Aurora’s 54,909 jump was the largest among Illinois cities. Its percentage increase of 38.4 percent was just behind top-ranked Joliet, which grew at a 38.8 percent pace to 147,433 and beat out Naperville as Illinois’ fourth-largest community.
The growth comes as Aurora makes strides resurrecting what had become a struggling downtown and boasts of statistics that show the city’s major crime rate is at its lowest in more than three decades. The physical size of the city also has grown to accommodate more people. Aurora has three times as many square miles as it had four decades ago.
There are several reasons that the community has grown including a growing Hispanic population and open land in a growing region of the Chicago suburbs. But the city has also dramatically expanded in size:
Aurora, meanwhile, now covers 46 square miles compared with 35 in 1990 and 15 in 1970. It sprawls through four counties, six school districts and seven townships. But like Naperville in the last decade, the city could eventually be boxed in by neighbors, Greene said. And there’s also no guarantee that brisk growth from the 1990s through part of the 2000s will repeat when the economy improves.
The explanation for why Aurora is growing is very similar to what led to Naperville’s growth between 1960 and 2000: it is located near highways, it has a number of businesses, and there is plenty of room to expand and the city has annexed a lot of land. But as Naperville discovered, the growth only goes on for so long: eventually, the land runs out and then Aurora will become a different kind of place. As the end of the article notes, the long-term course of the city will likely include denser development near the center of the city.
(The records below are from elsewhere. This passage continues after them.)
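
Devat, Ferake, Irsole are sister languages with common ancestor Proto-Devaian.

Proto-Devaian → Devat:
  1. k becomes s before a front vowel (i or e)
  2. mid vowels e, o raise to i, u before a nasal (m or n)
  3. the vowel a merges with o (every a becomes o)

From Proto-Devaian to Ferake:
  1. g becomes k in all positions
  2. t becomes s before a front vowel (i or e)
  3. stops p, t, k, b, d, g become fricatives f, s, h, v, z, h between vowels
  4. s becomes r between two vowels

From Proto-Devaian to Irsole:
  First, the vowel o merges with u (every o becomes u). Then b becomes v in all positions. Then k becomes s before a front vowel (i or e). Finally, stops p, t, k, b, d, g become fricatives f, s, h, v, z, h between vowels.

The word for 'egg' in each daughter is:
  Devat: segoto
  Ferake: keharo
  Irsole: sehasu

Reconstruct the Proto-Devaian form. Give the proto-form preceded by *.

*kegato

Position 5: Devat has t, Ferake has r, Irsole has s. Devat preserves t here (none of its changes turn any other segment into t), so the proto-segment is *t.
Position 6: Devat has o, Ferake has o, Irsole has u. Ferake preserves o here (none of its changes turn any other segment into o), so the proto-segment is *o.
This points to *kegato. Verify forward in each daughter:
Devat: *kegato > segato > segoto  (by palatalisation, vowel merger)
Ferake: *kegato
  kegato → kekato   [unconditioned shift]
  kekato (rule 2 does not apply)
  kekato → kehaso   [intervocalic lenition]
  kehaso → keharo   [rhotacism]
  giving Ferake keharo.
Irsole: *kegato
  kegato → kegatu   [vowel merger]
  kegatu (rule 2 does not apply)
  kegatu → segatu   [palatalisation]
  segatu → sehasu   [intervocalic lenition]
  giving Irsole sehasu.
*kegato is the unique common source.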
At the same time, Naperville and Aurora’s growth are not quite the same: Naperville has long had a wealthier profile compared to Aurora’s status as an industrial satellite city (named as such in this 1915 work). During the 1980s and 1990s, Naperville’s growth was quite unusual: Naperville was classified as the only boomburb outside of the South or West during the last two decades of the twentieth century. Naperville is quite well-off for a large community, has a history of high-tech companies dating back to the mid-1960s, has very low crime and poverty rates, and has a vibrant and popular downtown.
It will be interesting to watch in the coming years how Aurora, Joliet, Plainfield, and other suburbs in the southwest suburbs continue to grow.